The shooting — which, according to Colorado Springs Mayor John Suthers, had “all the appearances of a hate crime” — recalled the 2016 Pulse club massacre when a gunman killed 49 people at the Orlando, Florida gay nightclub before being fatally shot by police.
Colorado has experienced several mass murders, including at Columbine High School in 1999, a movie theater in suburban Denver in 2012, and at a Boulder supermarket last year.
The attack on Saturday also came as the US saw increasing calls for stricter gun regulations in the aftermath of the attack an attack at an elementary school in Uvalde, Texas, killing 21 children and teachers in May.
Questions have already been raised as to why authorities didn’t try to take Aldrich’s guns away when he was arrested in 2021 after his mother reported that he had threatened her with a homemade bomb and other weapons.
While authorities said no explosives were found at the time, gun control advocates wonder why police did not try to enact Colorado’s “red flag” law, which would have allowed authorities to confiscate the guns. take what his mother says he had.
There are also no prosecutors who have ever taken action on felony kidnapping and threatening charges against Aldrich.
Suthers, the mayor of Colorado Springs, said on NBC’s “Today” program that the district attorney would file motions with the court on Monday to allow law enforcement officials to talk more about any criminal history “this person may have had.”
Of the 25 injured at Club Q, at least seven are in critical condition, authorities said.

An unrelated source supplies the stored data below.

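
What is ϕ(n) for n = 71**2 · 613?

3041640

φ(3090133) = 3090133 · (1 − 1/71) · (1 − 1/613)
       = 3090133 · 42840/43523 = 3041640.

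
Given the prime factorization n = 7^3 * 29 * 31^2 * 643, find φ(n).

4914997920

φ(7^3) = 7^3 − 7^2 = 343 − 49 = 294.
φ(29) = 29 − 1 = 28.
φ(31^2) = 31^2 − 31^1 = 961 − 31 = 930.
φ(643) = 643 − 1 = 642.
Since φ is multiplicative, φ(6146480081) = 294 · 28 · 930 · 642 = 4914997920.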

Some were injured as they tried to flee, and it is unclear if all were shot, a police spokesman said. Suthers told the AP there was “reason to hope” that all those hospitalized would recover.
Meanwhile, detectives were investigating whether anyone helped the suspect before the attack, said Vasquez, the police chief. He said patrons who intervened during the attack were “heroic” and prevented more deaths.

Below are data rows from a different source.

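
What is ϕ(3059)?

2376

First factor: 3059 = 7 * 19 * 23.
φ(3059) = 3059 · (1 − 1/7) · (1 − 1/19) · (1 − 1/23)
       = 3059 · 2376/3059 = 2376.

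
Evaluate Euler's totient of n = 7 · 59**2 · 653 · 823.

φ(13095288773) = 13095288773 · (1 − 1/7) · (1 − 1/59) · (1 − 1/653) · (1 − 1/823)
       = 13095288773 · 186508512/221954047 = 11004002208.

11004002208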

On its Facebook page, Club Q also thanked the “quick responses from heroic customers who calmed down the gunman and ended this hate attack”.

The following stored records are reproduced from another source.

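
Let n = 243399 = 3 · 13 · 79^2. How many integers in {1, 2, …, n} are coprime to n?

147888

φ(3) = 3 − 1 = 2.
φ(13) = 13 − 1 = 12.
φ(79^2) = 79^2 − 79^1 = 6241 − 79 = 6162.
Multiply: 2 · 12 · 6162 = 147888.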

Club Q is a gay and lesbian nightclub with a Saturday drag show, according to the website. The nightclub’s Facebook page said planned entertainment included a “punk and alternative show” ahead of a birthday party, with a Sunday drag brunch for all ages.
Drag events have recently become a focus of anti-LGBTQ rhetoric and protests as opponents, including politicians, have proposed banning children from them.
President Joe Biden said that while the motive for the shootings was not yet clear, “we know that the LGBTQI+ community has been the victim of horrific hate violence in recent years.”
“Places that are supposed to be safe spaces of acceptance and celebration should never turn into places of terror and violence,” he said. “We cannot and must not tolerate hate.”
Colorado Governor Jared Polis, who in 2018 became the first openly gay man elected U.S. governor, called the shooting “sickening.”
Heartbroken by the violent attack on a Colorado Springs LGBTQ nightclub. Our hearts go out to the victims and their families.
We need to do more to end the horrific epidemic of gun violence in our country and to STOP violence against the LGBTQ+ community. We do not tolerate hate.
— Representative Ted Lieu (@RepTedLieu) November 21, 2022
“My heart breaks for the family and friends of those who are lost, injured and traumatized,” Polis said.
Lawmakers and activists across the country also called for an end to gun violence and hateful rhetoric against the community.
“The hate-fueled rhetoric and bigotry endangering the lives and safety of our LGBTQ+ community must stop,” Congresswoman Cori Bush wrote on Twitter.
A makeshift memorial was erected near the club on Sunday, featuring flowers, a stuffed animal, candles and a sign reading “Love over hate” next to a rainbow-colored heart.
Ryan Johnson, who lives near the club and was there last month, said it was one of only two nightlife venues for Colorado Springs’ LGBTQ community. “It’s kind of a go-to for Pride,” the 26-year-old said.